Financial assets had a roller coaster ride as risk assets initially bore the brunt of a reversal (unwinding) of the Japanese yen carry trade in early August but closed the month on a “cheerful” note as the financial markets looked forward to an all but certain “rate cut” from the US Federal Reserve Board (Fed) in September 2024.
US employment data released in August was soft. Labour market data surprised on the downside on all major counts – July non-farm payrolls rose lower than expected; unemployment rate in July rose higher than anticipated and average hourly earnings grew less than estimated. Increased market expectations of lower interest rates in US, and the potential divergence of monetary policy action with Japan created a deadly cocktail for Japanese yen carry trade positions in early August. Global markets have since recovered from the mayhem in August and reached new highs in certain geographies as at the annual Jackson Hole Symposium, the Fed Governor Powell indicated that the time was appropriate for the policy to adjust.
The Reserve Bank of India (RBI) kept the policy rate and stance unchanged in the August meeting of the monetary policy committee (MPC). By choosing to highlight the considerable divergence between headline and core inflation, and the potential spillover risks of persistent high food inflation and unanchored inflation expectations to core inflation, the RBI has endeavoured to push back market optimisms on rate cuts and seems to be in no hurry to follow the Fed.

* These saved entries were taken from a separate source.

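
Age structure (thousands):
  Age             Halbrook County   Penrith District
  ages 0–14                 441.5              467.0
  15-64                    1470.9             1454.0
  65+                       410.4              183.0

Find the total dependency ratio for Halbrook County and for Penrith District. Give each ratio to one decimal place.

Halbrook County: (441.5 + 410.4) / 1470.9 × 100 = 851.9 / 1470.9 × 100 = 57.9
Penrith District: (467.0 + 183.0) / 1454.0 × 100 = 650.0 / 1454.0 × 100 = 44.7

Halbrook County: 57.9
Penrith District: 44.7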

India’s GDP for the April 2024 – June 2024 period rose by 6.7% Y/Y (Bloomberg: 6.8%). The RBI has highlighted in the past that inflation by and large has moderated, and growth sacrifice has been minimal, but the 1QFY25 GDP print is lower than the RBI 7.1% estimate for the same period and is likely to put the RBI’s 7.2% annual GDP projection for FY25 at risk. We Expect the RBI could change the policy stance in December 2024 and reduce the policy rate in February 2025. We expect a cumulative 50-75 bps easing by the Central Bank.
Supportive global cues led bonds to close lower in August (10-year US Treasuries closed at 3.90% - lower by 13 bps [100 bps = 1.0%] over the month). India bonds too eased in the same period with the 10-year India Government Bond (GSec) ending at 6.86% - down 6 bps in August. In the near/mid term we expect the 10-year GSec to trend lower towards 6.75%. Further downside is expected to be limited till the time strong rate cut expectations from the RBI get built in – which has the potential to push down the 10-year GSec towards 6.50% or even lower if the growth inflation dynamics remains well anchored.

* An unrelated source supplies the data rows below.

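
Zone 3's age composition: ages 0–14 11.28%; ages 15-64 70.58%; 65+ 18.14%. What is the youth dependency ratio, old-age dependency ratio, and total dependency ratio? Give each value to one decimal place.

Youth dependency ratio = 11.28 / 70.58 × 100 = 16.0
Old-age dependency ratio = 18.14 / 70.58 × 100 = 25.7
Total dependency ratio = (11.28 + 18.14) / 70.58 × 100 = 29.42 / 70.58 × 100 = 41.7

Youth dependency ratio: 16.0
Old-age dependency ratio: 25.7
Total dependency ratio: 41.7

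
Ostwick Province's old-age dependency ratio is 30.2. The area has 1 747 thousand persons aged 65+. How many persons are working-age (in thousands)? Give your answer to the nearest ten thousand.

Working-age: 5 780

Old-age dependency ratio = elderly / working-age × 100
30.2 = 1 747 / W × 100
⇒ 5 780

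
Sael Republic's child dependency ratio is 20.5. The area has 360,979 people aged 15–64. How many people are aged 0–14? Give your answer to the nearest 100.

Youth dependency ratio = youth / working-age × 100
20.5 = Y / 360,979 × 100
⇒ 74,000

Aged 0–14: 74,000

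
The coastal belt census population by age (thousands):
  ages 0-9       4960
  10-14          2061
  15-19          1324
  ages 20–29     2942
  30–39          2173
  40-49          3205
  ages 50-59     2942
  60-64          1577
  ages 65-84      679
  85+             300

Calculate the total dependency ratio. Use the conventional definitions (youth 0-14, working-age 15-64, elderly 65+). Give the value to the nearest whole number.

Total dependency ratio: 56

0–14: 4960 + 2061 = 7021
15–64: 1324 + 2942 + 2173 + 3205 + 2942 + 1577 = 14163
65+: 679 + 300 = 979
Total dependency ratio = (7021 + 979) / 14163 × 100 = 8000 / 14163 × 100 = 56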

Increased geopolitical uncertainty, trade friction (fragmentation), policy divergence etc. are likely to be key risks for global markets over the coming years. Volatility is expected to not only continue to remain a key attribute but could also be on the rise during this period. Higher volatility led by an intermittent risk-on / risk-off environment could be the norm rather than the exception. Actively managed high-grade funds may find merit amongst investors as such funds seem well poised and nimble to be able to take advantage of opportunities in such an environment.